Auch die AOK betont, die ePA sei ein zukunftsweisendes Projekt. Sie werde echten Nutzen für die Versicherten haben, wenn sie erst einmal flächendeckend eingesetzt und von den Ärzten befüllt werde. Im Lauf des Jahres sollten dann auch Informationen und Aufklärung für die Versicherten darüber intensiviert werden. „Mit jeder Arztpraxis und jeder Klinik, die dazukommt, und jedem Versicherten, der die ePA aktiv nutzt, wird die Sache spannender“, sagte ein Sprecher. Auch viele interessante Anwendungen würden erst im Laufe der Zeit starten. Die ePA-Einführung sei „kein Sprint, sondern ein Marathon“.
Die Barmer rechnet damit, dass die Zahl der aktiven Nutzer in diesem Jahr kräftig steigt, wie eine Sprecherin sagte. Die ePA solle mehr Transparenz schaffen und so auch eine bessere Versorgung ermöglichen. „Das geschieht vor allem dadurch, dass viele bislang verstreute Informationen an einem Punkt vereint werden und damit stets verfügbar sind.“ Dazu gehörten etwa Informationen zu Krankheiten und Therapien, im Ernstfall lebensrettende Notfalldaten oder Diagnosen. Entscheidend für den Erfolg werde auch sein, Nutzerfreundlichkeit und Datenschutz zu vereinen, ohne dass sich beides gegenseitig behindere. Die DAK setzt ebenfalls auf stetig steigenden Nutzerzahlen, wie ein Sprecher erläuterte. Durch die zukünftigen Ausbauschritte und die breite Anbindung an Praxen und andere Leistungserbringer werde der Mehrwert deutlich steigen. Generell habe die Bedeutung digitaler Angebote für die Versicherten massiv zugenommen. Das habe sich auch schon vor den besonderen Umständen der Corona-Krise gezeigt.

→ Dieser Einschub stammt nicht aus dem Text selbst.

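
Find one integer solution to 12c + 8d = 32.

Step 1: Check solvability.
gcd(12, 8) = 4
Since 4 divides 32, solutions exist.

Step 2: Apply extended Euclidean algorithm to find gcd.
We find integers such that 12*x0 + 8*y0 = 4

Step 3: Scale the particular solution.
Multiply by 32/4 = 8:
c = 8, d = -8

Step 4: Verify.
12*(8) + 8*(-8) = 32 = 32 ✓

c = 8, d = -8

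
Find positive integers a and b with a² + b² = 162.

We need to find integers a, b > 0 such that a² + b² = 162.
Trying a = 9: b² = 162 - 9² = 162 - 81 = 81
b = 9
Check: 9² + 9² = 81 + 81 = 162 ✓

162 = 9² + 9²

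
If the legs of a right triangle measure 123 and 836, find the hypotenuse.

c² = a² + b² = 123² + 836² = 15129 + 698896 = 714025
c = 845

845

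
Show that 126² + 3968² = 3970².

Compute a² + b² = 126² + 3968² = 15876 + 15745024 = 15760900
Compute c² = 3970² = 15760900
Since 15760900 = 15760900, confirmed.

Yes, it is a Pythagorean triple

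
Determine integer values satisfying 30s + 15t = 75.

Step 1: Check solvability.
gcd(30, 15) = 15
Since 15 divides 75, solutions exist.

Step 2: Apply extended Euclidean algorithm to find gcd.
We find integers such that 30*x0 + 15*y0 = 15

Step 3: Scale the particular solution.
Multiply by 75/15 = 5:
s = 0, t = 5

Step 4: Verify.
30*(0) + 15*(5) = 75 = 75 ✓

s = 0, t = 5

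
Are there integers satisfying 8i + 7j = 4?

Step 1: Compute gcd(8, 7).
gcd(8, 7) = 1

Step 2: Check divisibility.
Does 1 divide 4? 4 = 1 x 4, so yes.

By the theorem on linear Diophantine equations, 8i + 7j = 4 has integer solutions if and only if gcd(8, 7) divides 4. Since 1 | 4, solutions exist.

Yes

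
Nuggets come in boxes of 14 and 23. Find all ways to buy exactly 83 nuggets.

We need non-negative integers (x, y) with 14x + 23y = 83.
For each x in 0..5, check if 83 - 14x is a non-negative multiple of 23.
x = 1: 23y = 69, y = 3 ✓

(1 boxes of 14, 3 boxes of 23)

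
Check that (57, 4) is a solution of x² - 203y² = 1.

Compute x² = 57² = 3249
Compute 203y² = 203·4² = 203·16 = 3248
x² - 203y² = 3249 - 3248 = 1
Since this equals 1, (57, 4) is a solution.

Yes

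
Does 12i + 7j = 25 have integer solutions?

Step 1: Compute gcd(12, 7).
gcd(12, 7) = 1

Step 2: Check divisibility.
Does 1 divide 25? 25 = 1 x 25, so yes.

By the theorem on linear Diophantine equations, 12i + 7j = 25 has integer solutions if and only if gcd(12, 7) divides 25. Since 1 | 25, solutions exist.

Yes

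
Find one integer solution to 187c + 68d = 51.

Step 1: Check solvability.
gcd(187, 68) = 17
Since 17 divides 51, solutions exist.

Step 2: Apply extended Euclidean algorithm to find gcd.
We find integers such that 187*x0 + 68*y0 = 17

Step 3: Scale the particular solution.
Multiply by 51/17 = 3:
c = -3, d = 9

Step 4: Verify.
187*(-3) + 68*(9) = 51 = 51 ✓

c = -3, d = 9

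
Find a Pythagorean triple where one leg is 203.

We need the other leg and hypotenuse such that 203² + x² = c².
Take x = 396, c = 445: 203² + 396² = 41209 + 156816 = 198025 = 445² ✓
Triple: (203, 396, 445)

(203, 396, 445)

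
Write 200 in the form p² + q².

We need to find integers p, q > 0 such that p² + q² = 200.
Trying p = 2: q² = 200 - 2² = 200 - 4 = 196
q = 14
Check: 2² + 14² = 4 + 196 = 200 ✓

200 = 2² + 14²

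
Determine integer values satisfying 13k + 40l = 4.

Step 1: Check solvability.
gcd(13, 40) = 1
Since 1 divides 4, solutions exist.

Step 2: Apply extended Euclidean algorithm to find gcd.
We find integers such that 13*x0 + 40*y0 = 1

Step 3: Scale the particular solution.
Multiply by 4/1 = 4:
k = -12, l = 4

Step 4: Verify.
13*(-12) + 40*(4) = 4 = 4 ✓

k = -12, l = 4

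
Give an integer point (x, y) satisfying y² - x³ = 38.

Try small integer x values and check whether x³ + 38 is a perfect square.
x = 11: x³ + 38 = 11³ + 38 = 1331 + 38 = 1369
Is 1369 a perfect square? 37² = 1369 ✓
So (x, y) = (11, 37) is a solution.

x = 11, y = 37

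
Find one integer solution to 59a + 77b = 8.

Step 1: Check solvability.
gcd(59, 77) = 1
Since 1 divides 8, solutions exist.

Step 2: Apply extended Euclidean algorithm to find gcd.
We find integers such that 59*x0 + 77*y0 = 1

Step 3: Scale the particular solution.
Multiply by 8/1 = 8:
a = -240, b = 184

Step 4: Verify.
59*(-240) + 77*(184) = 8 = 8 ✓

a = -240, b = 184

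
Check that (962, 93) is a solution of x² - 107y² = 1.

Compute x² = 962² = 925444
Compute 107y² = 107·93² = 107·8649 = 925443
x² - 107y² = 925444 - 925443 = 1
Since this equals 1, (962, 93) is a solution.

Yes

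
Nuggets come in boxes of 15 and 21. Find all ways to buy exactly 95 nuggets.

We need non-negative integers (x, y) with 15x + 21y = 95.
For each x in 0..6, check if 95 - 15x is a non-negative multiple of 21.
No x yields an integer y ≥ 0.

No solution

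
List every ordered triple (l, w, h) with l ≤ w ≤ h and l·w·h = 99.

Iterate l from 1 to ⌊99^(1/3)⌋. For each l dividing 99, iterate w ≥ l with w dividing 99/l, and set h = 99/(l·w).
Triples found (4): (1×1×99), (1×3×33), (1×9×11), (3×3×11)

(1×1×99), (1×3×33), (1×9×11), (3×3×11)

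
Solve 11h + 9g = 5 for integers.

Step 1: Check solvability.
gcd(11, 9) = 1
Since 1 divides 5, solutions exist.

Step 2: Apply extended Euclidean algorithm to find gcd.
We find integers such that 11*x0 + 9*y0 = 1

Step 3: Scale the particular solution.
Multiply by 5/1 = 5:
h = -20, g = 25

Step 4: Verify.
11*(-20) + 9*(25) = 5 = 5 ✓

h = -20, g = 25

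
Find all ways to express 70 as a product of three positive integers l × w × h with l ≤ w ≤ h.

Iterate l from 1 to ⌊70^(1/3)⌋. For each l dividing 70, iterate w ≥ l with w dividing 70/l, and set h = 70/(l·w).
Triples found (5): (1×1×70), (1×2×35), (1×5×14), (1×7×10), (2×5×7)

(1×1×70), (1×2×35), (1×5×14), (1×7×10), (2×5×7)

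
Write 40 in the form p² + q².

We need to find integers p, q > 0 such that p² + q² = 40.
Trying p = 2: q² = 40 - 2² = 40 - 4 = 36
q = 6
Check: 2² + 6² = 4 + 36 = 40 ✓

40 = 2² + 6²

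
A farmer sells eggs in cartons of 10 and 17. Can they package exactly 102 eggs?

We need non-negative a, b with 10a + 17b = 102.
gcd(10, 17) = 1 divides 102.
Try a = 0: 17b = 102 - 0 = 102, so b = 6.
One way: 0 cartons of 10 and 6 cartons of 17.

Yes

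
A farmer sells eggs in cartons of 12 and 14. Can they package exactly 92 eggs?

We need non-negative a, b with 12a + 14b = 92.
gcd(12, 14) = 2 divides 92.
Try a = 3: 14b = 92 - 36 = 56, so b = 4.
One way: 3 cartons of 12 and 4 cartons of 14.

Yes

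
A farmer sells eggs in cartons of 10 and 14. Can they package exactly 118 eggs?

We need non-negative a, b with 10a + 14b = 118.
gcd(10, 14) = 2 divides 118.
Try a = 2: 14b = 118 - 20 = 98, so b = 7.
One way: 2 cartons of 10 and 7 cartons of 14.

Yes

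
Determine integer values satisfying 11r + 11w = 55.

Step 1: Check solvability.
gcd(11, 11) = 11
Since 11 divides 55, solutions exist.

Step 2: Apply extended Euclidean algorithm to find gcd.
We find integers such that 11*x0 + 11*y0 = 11

Step 3: Scale the particular solution.
Multiply by 55/11 = 5:
r = 0, w = 5

Step 4: Verify.
11*(0) + 11*(5) = 55 = 55 ✓

r = 0, w = 5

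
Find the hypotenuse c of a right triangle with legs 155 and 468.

c² = a² + b² = 155² + 468² = 24025 + 219024 = 243049
c = 493

493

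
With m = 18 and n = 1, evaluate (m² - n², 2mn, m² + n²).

a = m² - n² = 324 - 1 = 323
b = 2mn = 2·18·1 = 36
c = m² + n² = 324 + 1 = 325
Verify: 323² + 36² = 104329 + 1296 = 105625 = 325² ✓

(323, 36, 325)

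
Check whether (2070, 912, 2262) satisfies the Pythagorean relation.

Compute a² + b²:
2070² + 912² = 4284900 + 831744 = 5116644
Compute c²:
2262² = 5116644
Since 5116644 = 5116644, it is a Pythagorean triple.

Yes, it is a Pythagorean triple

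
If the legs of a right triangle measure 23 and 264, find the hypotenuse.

c² = a² + b² = 23² + 264² = 529 + 69696 = 70225
c = 265

265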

Die E-Akten sollen schrittweise mehr können. Ab 2022 sollen auch der Impfausweis, der Mutterpass, das gelbe Untersuchungsheft für Kinder und das Zahn-Bonusheft digital abrufbar sein. Was sie speichern wollen, entscheiden die Patienten selbst. Sie bestimmen auch, wer auf die ePA zugreifen darf – im ersten Jahr aber noch nicht in verfeinerter Form, was Datenschützer scharf kritisieren. Um die ePA war deshalb Ende vergangenen Jahres ein Streit entbrannt: Der Bundesdatenschutzbeauftragte Ulrich Kelber versuchte, ihre Einführung in der jetzigen Form zu verhindern und drohte den Kassen sogar mit Sanktionen. Am Ende schaltete sich das Bundesamt für Soziale Sicherung (BAS) ein und forderte die Kassen implizit auf, die ePA trotz datenschutzrechtlicher Bedenken einzuführen und es notfalls auf einen Gerichtsprozess ankommen zu lassen. Parallel versuchten zwei Kläger vor dem Bundesverfassungsgericht, die ePA noch zu stoppen. Das Gericht hatte die Verfassungsbeschwerde und den Eilantrag allerdings abgewiesen.